Auf der linken Seite gibt es ähnliche Probleme: die PSOE und Podemos haben zusammen nicht genügend Sitze erhalten, um eine Regierungskoalition zu bilden. Die radikale Linke Izquierda Unida, 2011 noch drittstärkste Kraft in Spanien, erlitt eine vernichtende Wahlschlappe. Es hat sich womöglich gerächt, dass Podemos-Generalsekretär Pablo Iglesias gegen den Rat von Vertretern der Indignados-Bewegung eine gemeinsame Wahlkampagne mit der radikalen Linken verweigerte und damit die Dynamik im linken Wählerspektrum abschwächte.

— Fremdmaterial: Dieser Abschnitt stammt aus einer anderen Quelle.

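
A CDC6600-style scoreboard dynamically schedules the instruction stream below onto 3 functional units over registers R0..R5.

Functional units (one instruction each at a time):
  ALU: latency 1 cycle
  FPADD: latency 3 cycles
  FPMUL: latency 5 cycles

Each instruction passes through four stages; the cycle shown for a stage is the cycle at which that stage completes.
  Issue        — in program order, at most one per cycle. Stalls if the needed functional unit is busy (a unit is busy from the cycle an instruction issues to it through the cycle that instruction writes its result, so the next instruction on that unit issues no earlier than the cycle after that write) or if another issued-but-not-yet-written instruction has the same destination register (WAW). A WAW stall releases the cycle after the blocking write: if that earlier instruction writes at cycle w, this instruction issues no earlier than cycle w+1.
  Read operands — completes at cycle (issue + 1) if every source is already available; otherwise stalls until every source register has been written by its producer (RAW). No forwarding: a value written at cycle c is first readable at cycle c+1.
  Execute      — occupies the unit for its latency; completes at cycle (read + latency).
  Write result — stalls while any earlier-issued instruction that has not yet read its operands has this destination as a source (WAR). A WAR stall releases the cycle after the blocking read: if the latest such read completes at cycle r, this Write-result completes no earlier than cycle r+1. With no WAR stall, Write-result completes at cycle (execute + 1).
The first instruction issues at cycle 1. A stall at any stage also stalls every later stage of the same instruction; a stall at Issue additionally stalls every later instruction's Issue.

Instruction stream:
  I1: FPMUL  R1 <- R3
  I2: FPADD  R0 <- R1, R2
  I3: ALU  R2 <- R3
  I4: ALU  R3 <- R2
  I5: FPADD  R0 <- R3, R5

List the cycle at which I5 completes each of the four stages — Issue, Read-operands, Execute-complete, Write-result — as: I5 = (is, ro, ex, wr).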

Als Koalitionsoptionen bleiben eine Große Koalition aus PP und PSOE oder ein Bündnis aus PSOE, Podemos und Ciudadanos. Auch eine von PSOE und Ciudadanos tolerierte Minderheitsregierung der PP scheint nicht ausgeschlossen. Doch all diese Konfigurationen sind nach dem aufgeheizten Wahlkampf schwer vorstellbar. Die Anführer von Podemos und PSOE, Pedro Sanchez und Pablo Iglesias, forderten nachdrücklich das Ende der Ministerpräsidentschaft von Mariano Rajoy. Eine Minderheitsregierung, die nach Politikfeld wechselnde Mehrheiten organisieren muss, krankt an politischer Instabilität. Die Parteien müssen in jedem Fall zu großen Zugeständnissen bereit sein, um eine stabile Koalition zu bilden.
Das neue spanische Parlament tritt am 13. Januar 2016 zu seiner konstituierenden Sitzung zusammen und hat zwei Monate Zeit, um eine stabile Regierungsmehrheit zu bilden und einen Ministerpräsidenten zu wählen, der schließlich von König Felipe VI. eingesetzt wird. Stand heute ist eine schwierige Regierungsbildung in Spanien absehbar, die sogar in der Auflösung des Parlaments und Neuwahlen münden könnte.